Models | Size | ↑ MT-Bench-tw (Score) TC, Chat 0 shot |
TMMLU+ (ACC) TC, Knowledge 0 shot |
TMMLU+ (ACC) TC, Knowledge 5 shot |
DRCD (EM) TC, Reasoning 3 shot |
Table (ACC) TC, Reasoning 0 shot |
MT-Bench (Score) EN, Chat 0 shot |
MMLU (ACC) EN, Knowledge 0 shot |
MMLU (ACC) EN, Knowledge 5 shot |
---|---|---|---|---|---|---|---|---|---|
gpt-3.5-turbo | - | 7.1 | 41.76 | - | - | - | 7.9 | 70.00 | - |
Yi-34B-Chat | 34B | 6.9 | 54.87 | - | - | 36.81 | 7.6 | 71.04 | - |
Qwen-14B-Chat | 14B | 6.4 | 48.41 | - | - | 41.67 | 7.2 | 64.91 | - |
Breeze-7B-Instruct-v0.1 | 7B | 5.7 | 41.61 | - | - | 45.83 | 7.1 | 63.26 | - |
Breeze-7B-Instruct-64k-v0.1 | 7B | 5.5 | 40.99 | - | - | 36.11 | 7.1 | 63.68 | - |
Qwen-7B-Chat | 7B | 5.4 | 40.02 | - | - | 33.33 | 6.2 | 55.94 | - |
Yi-6B-Chat | 6B | 5.0 | 44.79 | - | - | 25.69 | 6.0 | 59.45 | - |
Taiwan-LLM-13B-v2.0-chat | 13B | 5.0 | 29.47 | - | - | 23.61 | -* | 50.50 | - |
Taiwan-LLM-7B-v2.1-chat | 7B | 4.2 | 28.08 | - | - | 31.25 | -* | 42.72 | - |
* Taiwan-LLM models responds to multi-turn questions (English) in Traditional Chinese.

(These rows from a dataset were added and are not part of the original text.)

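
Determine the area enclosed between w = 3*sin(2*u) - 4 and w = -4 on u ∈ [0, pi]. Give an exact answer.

6

The difference (3*sin(2*u) - 4) - (-4) = 3*sin(2*u) changes sign at u = pi/2 inside [0, pi], so split the integral there.
∫[0,pi/2] (3*sin(2*u)) du = 3.
∫[pi/2,pi] (3*sin(2*u)) du = -3; the area of that piece is 3.
Total area = 3 + 3 = 6.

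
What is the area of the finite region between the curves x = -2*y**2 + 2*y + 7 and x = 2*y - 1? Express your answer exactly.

Both boundary curves give x as a function of y, so integrate with respect to y. Setting them equal: -2*y**2 + 8 = 0, i.e. -2*(y - 2)*(y + 2) = 0, so they meet at y = -2, 2.
For y in [-2, 2], x = -2*y**2 + 2*y + 7 is on the right; area = ∫[-2,2] (-2*y**2 + 8) dy = 64/3.

64/3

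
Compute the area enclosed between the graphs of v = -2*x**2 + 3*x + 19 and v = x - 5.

Set the curves equal: -2*x**2 + 3*x + 19 = x - 5, so -2*x**2 + 2*x + 24 = 0, which factors as -2*(x - 4)*(x + 3) = 0. The curves meet at x = -3, 4.
On [-3, 4], v = -2*x**2 + 3*x + 19 is on top; that piece has area ∫[-3,4] (-2*x**2 + 2*x + 24) dx = 343/3.

343/3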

Category Score of MT-Bench-tw (0 shot)
Models | STEM | Extraction | Reasoning | Math | Coding | Roleplay | Writing | Humanities | ↑ AVG |
---|---|---|---|---|---|---|---|---|---|
gpt-3.5-turbo | 7.8 | 6.1 | 5.1 | 6.4 | 6.2 | 8.7 | 7.4 | 9.3 | 7.1 |
Yi-34B-Chat | 9.0 | 4.8 | 5.7 | 4.0 | 4.7 | 8.5 | 8.7 | - | - |
📄 License
This project is licensed under the Apache-2.0 license.